Both. I plan out the book. Then I plan out the chapters. I end up with a really good but boring outline. Then I’m a pantster and fill out the story. The outline usually comes undone.
Do you read your reviews? Do you respond to them, good or bad? Do you have any advice on how to deal with the bad?
Do I read my reviews? Only like a hundred times. I write for people. I write what I think is good stuff to share with people. So I love to hear their thoughts. There are so many bright book reviewers. It’s a blessing to get feedback from them.
I try to respond to every reviewer. So far there have not been many reviews so the task has been sort of easy. Bottom line, I’ve enjoyed the back and forth I’ve had with those who have read and reviewed The Last Bar In NYC and I will continue to do so to the best of my ability.

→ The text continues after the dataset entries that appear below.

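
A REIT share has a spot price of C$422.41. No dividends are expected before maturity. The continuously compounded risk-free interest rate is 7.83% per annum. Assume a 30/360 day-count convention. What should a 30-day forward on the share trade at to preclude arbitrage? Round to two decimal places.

F = S·e^(rT) = 422.41 · e^(0.0783 × 30/360)
= 422.41 · e^0.006525 = 422.41 × 1.006546
F = C$425.18

C$425.18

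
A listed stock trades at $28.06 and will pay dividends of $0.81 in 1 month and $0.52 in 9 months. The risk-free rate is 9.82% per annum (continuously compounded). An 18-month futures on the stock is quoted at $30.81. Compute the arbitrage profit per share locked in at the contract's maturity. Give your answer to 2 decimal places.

PV(dividends) I = 0.81·e^(−0.0982·1/12) + 0.52·e^(−0.0982·9/12) = 1.2865
Fair futures F* = (S − I)·e^(rT) = (28.06 − 1.2865)·e^0.147300 = 26.7735 × 1.158702 = 31.0225
Market $30.81 < fair 31.0225: forward underpriced → reverse cash-and-carry (short the stock, invest proceeds at r, pay the dividends, go long the forward).
Profit at T = |F_mkt − F*| = |30.81 − 31.0225| = $0.21 per share

$0.21 per share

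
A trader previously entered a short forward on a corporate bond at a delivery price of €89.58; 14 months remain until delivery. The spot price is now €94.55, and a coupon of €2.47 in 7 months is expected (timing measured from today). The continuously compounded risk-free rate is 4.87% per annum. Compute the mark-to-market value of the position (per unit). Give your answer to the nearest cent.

PV(remaining coupons) I = 2.47·e^(−0.0487·7/12) = 2.4008
Current forward F = (S − I)·e^(rT) = (94.55 − 2.4008)·e^(0.0487·14/12) = 92.1492 × 1.058462 = 97.5364
Value (long) = (F − K)·e^(−rT) = (97.5364 − 89.58) × 0.944767 = 7.5169
Short position value = −(long value) = -€7.52

-€7.52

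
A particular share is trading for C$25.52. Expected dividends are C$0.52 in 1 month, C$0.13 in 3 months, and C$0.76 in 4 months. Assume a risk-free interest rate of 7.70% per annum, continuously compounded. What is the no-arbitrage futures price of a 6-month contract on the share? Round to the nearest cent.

C$25.08

PV(dividends) I = 0.52·e^(−0.0770·1/12) + 0.13·e^(−0.0770·3/12) + 0.76·e^(−0.0770·4/12)
I = 0.5167 + 0.1275 + 0.7407 = 1.3849
F = (S − I)·e^(rT) = (25.52 − 1.3849) · e^(0.0770·6/12)
= 24.1351 · e^0.038500 = 24.1351 × 1.039251 = C$25.08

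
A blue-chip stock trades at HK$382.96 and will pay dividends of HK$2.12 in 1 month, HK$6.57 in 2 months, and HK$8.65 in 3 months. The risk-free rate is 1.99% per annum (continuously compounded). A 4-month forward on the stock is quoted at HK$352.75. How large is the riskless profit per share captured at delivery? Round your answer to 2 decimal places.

PV(dividends) I = 2.12·e^(−0.0199·1/12) + 6.57·e^(−0.0199·2/12) + 8.65·e^(−0.0199·3/12) = 17.2718
Fair forward F* = (S − I)·e^(rT) = (382.96 − 17.2718)·e^0.006633 = 365.6882 × 1.006655 = 368.1219
Market HK$352.75 < fair 368.1219: forward underpriced → reverse cash-and-carry (short the stock, invest proceeds at r, pay the dividends, go long the forward).
Profit at T = |F_mkt − F*| = |352.75 − 368.1219| = HK$15.37 per share

HK$15.37 per share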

Negative reviews? If the person points out legitimate trouble with the book, I only have gratitude for teaching me something. Sadly some people use reviews as a means of lashing out to relieve their own stress from problems and confusions. It’s unfair but life is unfair. I try not to dwell on the bad.
What is your thoughts on writing a book series vs. stand alone novels? Which do you prefer?

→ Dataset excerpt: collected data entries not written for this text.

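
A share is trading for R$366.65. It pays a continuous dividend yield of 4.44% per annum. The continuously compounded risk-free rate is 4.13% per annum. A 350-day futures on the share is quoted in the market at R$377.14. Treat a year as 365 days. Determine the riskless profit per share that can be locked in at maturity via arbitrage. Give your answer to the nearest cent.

Fair futures: F* = S·e^(carry·T), with carry = (r − q) = 0.0413 − 0.0444 = -0.0031
F* = 366.65 · e^(-0.0031 × 350/365) = 366.65 · e^-0.002973 = 366.65 × 0.997031 = R$365.5614
Market R$377.14 > fair R$365.5614: forward overpriced → cash-and-carry (buy spot, short the forward).
At maturity, profit = |F_mkt − F*| = |377.14 − 365.5614| = R$11.58 per share

R$11.58 per share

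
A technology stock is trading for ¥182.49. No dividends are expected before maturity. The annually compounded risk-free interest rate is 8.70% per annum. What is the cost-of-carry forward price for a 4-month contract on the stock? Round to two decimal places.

¥187.64

F = S · (1+r)^T
= 182.49 × 1.028197
F = ¥187.64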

Book series are great. If I can conceive of something worth the commitment needed for a series, I’d go for it in a New York minute. That said, I also love the weight a novel can carry.
What is your least favorite part of the publishing / writing process?

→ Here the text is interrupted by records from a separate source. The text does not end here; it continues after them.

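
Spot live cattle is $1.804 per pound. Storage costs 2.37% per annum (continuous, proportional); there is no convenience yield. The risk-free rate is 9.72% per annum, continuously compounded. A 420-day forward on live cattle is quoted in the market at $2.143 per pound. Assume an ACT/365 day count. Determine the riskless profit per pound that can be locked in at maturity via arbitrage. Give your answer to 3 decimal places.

Fair forward: F* = S·e^(carry·T), with carry = (r + u) = 0.0972 + 0.0237 = 0.1209
F* = 1.804 · e^(0.1209 × 420/365) = 1.804 · e^0.139118 = 1.804 × 1.149260 = $2.0733
Market $2.143 > fair $2.0733: forward overpriced → cash-and-carry (buy spot, short the forward).
At maturity, profit = |F_mkt − F*| = |2.143 − 2.0733| = $0.070 per pound

$0.070 per pound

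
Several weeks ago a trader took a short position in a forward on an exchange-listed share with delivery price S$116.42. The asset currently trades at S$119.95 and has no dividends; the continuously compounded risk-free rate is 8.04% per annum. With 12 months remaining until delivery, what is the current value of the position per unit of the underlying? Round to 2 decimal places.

Current fair forward for the remaining 12 months: F = S·e^(r·T), r = 0.0804
F = 119.95 · e^(0.0804 × 12/12) = 119.95 × 1.083720 = 129.9922
Value of long forward = (F − K)·e^(−rT) = (129.9922 − 116.42) · e^(−0.0804·12/12)
= 13.5722 × 0.922747 = 12.52
Short position value = −(long value) = -S$12.52

-S$12.52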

I had a lot of miscommunication (for the lack of a better word) with agents. My sense of the publishing world is that it is an agenda driven industry. That is to say, there are corporate overlords looking to control all narratives as means to their end. Essentially, it’s mainstream culture jamming where merit has no place unless it serves the master. Maybe a metaphor could illustrate: corporate GMO as opposed to independent Organic.
The writing process is a lot of hard work. If you have a regular job and a family, that hard work is usually late at night when you should be getting healthy sleep. The upside to writing is when a scene comes together and rings with truth - it’s worth the exhaustion.
Is there one subject you would never write about as an author? What is it?
Not that I can think of. I would never write porn for the sake of porn. Nor would I ever glorify brutality, the abuse of innocents or indulgence. If a story needs debauchery, it goes there for a reason, not merely for titillation.
Where did your love of books/storytelling/reading/writing/etc. come from?
I didn’t start reading routinely until I was an adult. I was without a place to live and an older friend allowed me to stay in the basement of his Hell’s Kitchen building, or should I say, his library. He had so many books that covered every topic. There was no television and at the time I was trying to avoid NYC nightlife. I ended up reading a lot of great books.
Is there a certain type of scene that's harder for you to write than others? Love? Action? Racy? Emotional?
I guess they are all hard to write. I’m not the type of writer that can one-off a story. I have many, many drafts. Revision is the name of the game for me. I also know that incorporating many types of scenes into story is only going to make it a better read, so I’d never shy away from any of them.
Is this your first book? How many books have you written prior (if any?)
I’ve written a hundred page novella and about forty or fifty short stories before The Last Bar In NYC. One of my short stories was published in a CUNY Literary Journal and turned into an independent short film. I also have an ambitious historical novel that was never finished from 10 years ago; a story I’ll likely never go back to finishing despite a few hundred pages of hard work that went into it.
What are you working on now? What is your next project?
I’m writing a Romance novel. I don’t think it will be a typical Romance novel because there will be other interesting themes in the underlay that will compete with the love story; identity; child abuse; war; global finance; dogs and cats; opposing generations; espionage and murder; baking. It’s not finished yet. It could end up being something altogether different.
Thanks for taking your time to answer all of my questions!